The Honcho repo describes itself well:

Store messages and events, let Honcho reason in the background, then query peer representations, session context, search results, or natural-language insights from any model or framework.

The practical difference: Hermes-only, my agent has to be told every session that I live in Austin, that “Skip” is a yacht client and not a song queue command, and that my Freebo project is in a pricing-decision stall. With Honcho in the loop, those are facts the agent already has. I told it once.

Hermes vs my PA system

I asked my Hermes agent how it compares to my Obsidian-vault PA setup. Honest answer for anyone considering the same setup:

Feature		PA (Obsidian + Claude Code)
Always-on	No (session-based)	Yes (systemd)
Cron / triggers	Via crontab + skills	Native, first-class
Memory between runs	File-backed (vault)	Honcho peer model
Multi-platform delivery	Manual	Slack / Telegram / TUI
Conversational depth	High (full Claude session)	Lower (per-turn)
Best for	Thinking with me	Acting for me

They are not competitors. The PA system is for when I want a thinking partner that can read every file in my vault and reason about it for an hour. Hermes is for everything I want to happen on a schedule when I am not at the keyboard. Briefing at 5 AM. Burial-blog draft check at 9. A poke from Skip’s GBP monitor when a review needs attention.
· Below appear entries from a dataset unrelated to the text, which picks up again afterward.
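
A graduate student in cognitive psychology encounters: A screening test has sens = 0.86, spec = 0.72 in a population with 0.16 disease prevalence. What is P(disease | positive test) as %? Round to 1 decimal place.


PPV = (sens * prev) / (sens * prev + (1-spec) * (1-prev))
Numerator = 0.86 * 0.16 = 0.1376
P(positive and no disease) = (1 - spec) * (1 - prev) = (1 - 0.72) * (1 - 0.16) = 0.2352
Denominator = 0.1376 + 0.2352 = 0.3728
PPV = 0.1376 / 0.3728 = 0.369099
As percentage = 36.9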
The thing I did not expect

I assumed the terminal UI was a vanity choice. It is not. Running an agent in a TUI means the entire session, the tool calls, the streaming token output, the memory writes back to Honcho — all of it is right there in the same pane as the rest of my work. No window switching. No “is the agent still alive?” tab. Ctrl+B away to a tmux pane and the agent is there.

It also means I can run the agent over SSH from anywhere on my Tailnet. My phone, my laptop on the couch, Haley’s iPad if I am pretending I am not working. The terminal is the most portable UI ever invented and we keep trying to replace it with chat apps that need 400 megs of RAM to render a text box.

What I would tell someone starting from zero

Get Hermes running as a systemd user service first. Resist tmux. You want it to come back after reboots without you thinking about it.
Wire Honcho early. Self-host the FastAPI server or use their managed endpoint. Either way, write to it from day one — there is no migration path that re-creates context you never captured.
Use the TUI gateway, not the web UI. The web UI exists. It is fine. The TUI is the one you will actually open.
Pick one delivery channel and master it. I picked terminal + Telegram. Slack came later. Trying to wire all three on day one is how you end up debugging webhook signatures instead of building skills.

The whole stack took me about two hours from clean checkout to “agent that remembers what I said yesterday.” That includes the venv-collision detour. Honestly faster than I expected for something this layered.

The bar for “personal AI” right now is whether it can hold a thread across sessions without you re-explaining yourself. Most cannot. Mine, finally, can.